Anyone want to help me sue the feds?

Anyone? Anyone? Bueller?

Best mugshot ever

Best mugshot ever

When Texas Attorney General Ken Paxton announced Wednesday that he had filed a lawsuit challenging federal guidelines for transgender students, he said it was to protect a Texas school district that had adopted a policy requiring students to use bathrooms according to the gender cited on their birth certificates.

He didn’t say his office asked the district to pass the policy.

Nor did he say what The Texas Tribune has now learned: that his staff had approached another North Texas school district about pursuing the policy — and the lawsuit — 10 days earlier.

On May 16, two top Paxton aides attended a Wichita Falls school board meeting. The board was considering an agenda item regarding gender-specific restrooms and requesting legal representation from the attorney general’s office.

In a video recording of the meeting, Trey Sralla, the Wichita Falls school board president, introduces Paxton senior adviser Ben Williams and Assistant Attorney General Andrew Leonie, explaining that they are there to answer questions about the proposed policy.

“This has come down from the attorney general’s office, who have asked us to look at a policy here and [said] that they would be willing to on our behalf go and take this to the court system,” Sralla said at the meeting, which came three days after the federal government released guidelines instructing school districts to let transgender students use the bathroom that corresponds with their gender identity.

Leonie then fielded several questions from board members, including whether getting involved in legal action would mean the district would lose federal funding.

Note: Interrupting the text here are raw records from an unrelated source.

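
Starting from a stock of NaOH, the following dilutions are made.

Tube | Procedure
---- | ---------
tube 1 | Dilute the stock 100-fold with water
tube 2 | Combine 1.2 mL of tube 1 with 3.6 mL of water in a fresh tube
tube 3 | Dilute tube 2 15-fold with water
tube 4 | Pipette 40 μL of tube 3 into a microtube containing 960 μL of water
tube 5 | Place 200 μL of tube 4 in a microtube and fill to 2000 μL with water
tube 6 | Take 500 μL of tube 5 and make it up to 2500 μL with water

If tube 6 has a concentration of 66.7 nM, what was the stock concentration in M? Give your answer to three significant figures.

0.500 M

Step 1: 100-fold → factor 100
Step 2: 1.2 mL + 3.6 mL = 4.8 mL total → factor 4.8/1.2 = 4
Step 3: 15-fold → factor 15
Step 4: 40 μL + 960 μL = 1000 μL total → factor 1000/40 = 25
Step 5: 200 μL brought to 2000 μL → factor 2000/200 = 10
Step 6: 500 μL brought to 2500 μL → factor 2500/500 = 5
Overall dilution factor = 100 × 4 × 15 × 25 × 10 × 5 = 7.5 × 10^6
Stock = 66.7 nM × 7.5 × 10^6 = 5.002 × 10^8 nM = 0.500 M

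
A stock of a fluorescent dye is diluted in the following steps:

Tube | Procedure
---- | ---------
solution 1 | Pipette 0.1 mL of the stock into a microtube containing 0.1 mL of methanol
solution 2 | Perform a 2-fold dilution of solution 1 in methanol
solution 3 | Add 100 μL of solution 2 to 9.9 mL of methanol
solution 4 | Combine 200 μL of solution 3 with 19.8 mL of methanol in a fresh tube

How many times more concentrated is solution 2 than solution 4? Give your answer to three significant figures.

Step 1: 0.1 mL + 0.1 mL = 0.2 mL total → factor 0.2/0.1 = 2
Step 2: 2-fold → factor 2
Step 3: 100 μL + 9.9 mL = 10000 μL total → factor 10000/100 = 100
Step 4: 200 μL + 19.8 mL = 20000 μL total → factor 20000/200 = 100
Dilution factor to solution 2 = 4; to solution 4 = 40000
[solution 2]/[solution 4] = (factor to solution 4)/(factor to solution 2) = 40000/4 = 1.00 × 10^4

1.00 × 10^4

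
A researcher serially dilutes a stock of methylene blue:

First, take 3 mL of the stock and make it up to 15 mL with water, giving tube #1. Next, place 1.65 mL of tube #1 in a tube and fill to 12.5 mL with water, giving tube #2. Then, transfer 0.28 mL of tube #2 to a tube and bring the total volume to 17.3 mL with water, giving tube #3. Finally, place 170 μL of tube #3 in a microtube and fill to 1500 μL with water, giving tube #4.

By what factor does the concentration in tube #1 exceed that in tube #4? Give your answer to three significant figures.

Step 1: 3 mL brought to 15 mL → factor 15/3 = 5
Step 2: 1.65 mL brought to 12.5 mL → factor 12.5/1.65 = 7.5758
Step 3: 0.28 mL brought to 17.3 mL → factor 17.3/0.28 = 61.786
Step 4: 170 μL brought to 1500 μL → factor 1500/170 = 8.8235
Dilution factor to tube #1 = 5; to tube #4 = 20650
[tube #1]/[tube #4] = (factor to tube #4)/(factor to tube #1) = 20650/5 = 4.13 × 10^3

4.13 × 10^3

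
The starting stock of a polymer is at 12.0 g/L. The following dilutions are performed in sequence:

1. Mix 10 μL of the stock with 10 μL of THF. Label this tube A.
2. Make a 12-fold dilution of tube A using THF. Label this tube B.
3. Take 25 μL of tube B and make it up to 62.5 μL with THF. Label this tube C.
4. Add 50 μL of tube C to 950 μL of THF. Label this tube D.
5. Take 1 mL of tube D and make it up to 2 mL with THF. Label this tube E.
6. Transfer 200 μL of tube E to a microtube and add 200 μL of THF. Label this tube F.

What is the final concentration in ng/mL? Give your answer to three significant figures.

Step 1: 10 μL + 10 μL = 20 μL total → factor 20/10 = 2
Step 2: 12-fold → factor 12
Step 3: 25 μL brought to 62.5 μL → factor 62.5/25 = 2.5
Step 4: 50 μL + 950 μL = 1000 μL total → factor 1000/50 = 20
Step 5: 1 mL brought to 2 mL → factor 2/1 = 2
Step 6: 200 μL + 200 μL = 400 μL total → factor 400/200 = 2
Overall dilution factor = 2 × 12 × 2.5 × 20 × 2 × 2 = 4800
Final = 12.0 g/L / 4800 = 0.002500 g/L = 2.50 × 10^3 ng/mL

2.50 × 10^3 ng/mL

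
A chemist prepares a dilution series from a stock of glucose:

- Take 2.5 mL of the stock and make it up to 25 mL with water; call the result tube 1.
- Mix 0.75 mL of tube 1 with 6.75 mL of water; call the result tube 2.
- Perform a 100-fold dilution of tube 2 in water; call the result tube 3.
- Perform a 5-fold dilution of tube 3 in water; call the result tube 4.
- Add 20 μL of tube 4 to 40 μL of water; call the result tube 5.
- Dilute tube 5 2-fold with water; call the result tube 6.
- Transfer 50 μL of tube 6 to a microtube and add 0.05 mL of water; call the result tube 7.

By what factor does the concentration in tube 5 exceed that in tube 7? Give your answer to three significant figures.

Step 1: 2.5 mL brought to 25 mL → factor 25/2.5 = 10
Step 2: 0.75 mL + 6.75 mL = 7.5 mL total → factor 7.5/0.75 = 10
Step 3: 100-fold → factor 100
Step 4: 5-fold → factor 5
Step 5: 20 μL + 40 μL = 60 μL total → factor 60/20 = 3
Step 6: 2-fold → factor 2
Step 7: 50 μL + 0.05 mL = 100 μL total → factor 100/50 = 2
Dilution factor to tube 5 = 1.5 × 10^5; to tube 7 = 6 × 10^5
[tube 5]/[tube 7] = (factor to tube 7)/(factor to tube 5) = 6 × 10^5/1.5 × 10^5 = 4.00

4.00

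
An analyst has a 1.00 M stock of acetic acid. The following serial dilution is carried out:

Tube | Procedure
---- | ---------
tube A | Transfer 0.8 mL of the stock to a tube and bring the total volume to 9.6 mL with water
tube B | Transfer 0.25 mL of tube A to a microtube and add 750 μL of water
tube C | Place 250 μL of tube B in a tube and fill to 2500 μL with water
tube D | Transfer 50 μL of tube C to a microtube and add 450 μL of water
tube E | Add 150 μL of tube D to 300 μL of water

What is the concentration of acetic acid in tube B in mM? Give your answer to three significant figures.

20.8 mM

Step 1: 0.8 mL brought to 9.6 mL → factor 9.6/0.8 = 12
Step 2: 0.25 mL + 750 μL = 1 mL total → factor 1/0.25 = 4
Dilution factor through tube B = 12 × 4 = 48
[tube B] = 1.00 M / 48 = 0.02083 M = 20.8 mM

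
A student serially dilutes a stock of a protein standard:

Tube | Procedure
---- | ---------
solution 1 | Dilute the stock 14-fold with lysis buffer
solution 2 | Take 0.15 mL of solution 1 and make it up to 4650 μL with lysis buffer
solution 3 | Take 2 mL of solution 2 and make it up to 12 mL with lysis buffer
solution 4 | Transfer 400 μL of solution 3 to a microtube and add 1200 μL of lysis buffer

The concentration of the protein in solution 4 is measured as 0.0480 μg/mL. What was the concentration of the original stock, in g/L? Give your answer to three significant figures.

0.500 g/L

Step 1: 14-fold → factor 14
Step 2: 0.15 mL brought to 4650 μL → factor 4.65/0.15 = 31
Step 3: 2 mL brought to 12 mL → factor 12/2 = 6
Step 4: 400 μL + 1200 μL = 1600 μL total → factor 1600/400 = 4
Overall dilution factor = 14 × 31 × 6 × 4 = 10416
Stock = 0.0480 μg/mL × 10416 = 500.0 μg/mL = 0.500 g/L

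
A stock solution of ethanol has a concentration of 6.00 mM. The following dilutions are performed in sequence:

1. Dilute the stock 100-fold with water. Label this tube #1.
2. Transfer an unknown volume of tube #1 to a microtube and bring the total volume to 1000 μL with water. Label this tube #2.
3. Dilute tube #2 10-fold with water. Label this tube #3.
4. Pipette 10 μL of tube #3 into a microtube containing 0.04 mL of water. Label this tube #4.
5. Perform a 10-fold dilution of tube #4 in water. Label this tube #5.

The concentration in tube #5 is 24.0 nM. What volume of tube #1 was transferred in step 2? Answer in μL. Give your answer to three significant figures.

200 μL

Step 1: 100-fold → factor 100
Step 2: v brought to 1000 μL → factor = 1000 μL/v
Step 3: 10-fold → factor 10
Step 4: 10 μL + 0.04 mL = 50 μL total → factor 50/10 = 5
Step 5: 10-fold → factor 10
Product of known-step factors = 50000
Overall factor = 6.00 mM / (24.0 nM) = 2.5 × 10^5
Step-2 factor = 2.5 × 10^5 / 50000 = 5
v = 1000 μL / 5 = 200 μL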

“I wish I had brought my crystal ball with me but I left that in Austin,” Leonie said. “We are here to reassure you that if you should adopt a policy like is under consideration, we will do what we can to back you and to protect you from the federal government, whether that means being proactive in filing a suit or whether it is responding to a suit, I don’t know.”

After about an hour of discussion, board members ultimately decided against adopting the policy, concluding that the district already had appropriate practices in place to address the needs of transgender students.

“I feel like in this situation we’ve been put between a rock and a hard place by both the federal and our state government where we are the ones who would be the sacrificial lambs effectively in this fight,” said board member Elizabeth Yeager. “I think that would be completely a waste of time and a distraction from our school business of educating students.”

Wichita Falls Superintendent Michael Kurht also came out against adopting the policy, citing legal counsel that the school district’s current policies were in compliance with the new federal guidelines.

“I don’t know that my time and the district’s time is best suited to do this,” he said.

[…]

Asked to clarify how many school districts the attorney general’s office approached about adopting the transgender policy, Paxton spokesman Marc Rylander did not provide a specific number.

I’m sure. There were many questions raised when this lawsuit was first announced, but the question of how many times the AG’s office had to ask and got a No answer is one that ought to be pursued. The fact that they didn’t immediately say “no one else, just Wichita Falls ISD” suggests to me that there was at least one other school district besides them. Let’s find out who they were. There was also a question about whether they looked anywhere other than the Wichita Falls area. Given that Pearland already has the policy in place that Paxton was seeking Wichita Falls ISD to adopt, one wonders why they needed them or Harrold ISD or whoever else they might have pursued. Well, OK, we do know the reason, we just don’t know how vigorously Paxton pursued it before finding his mark. Like I said, that would be nice to find out.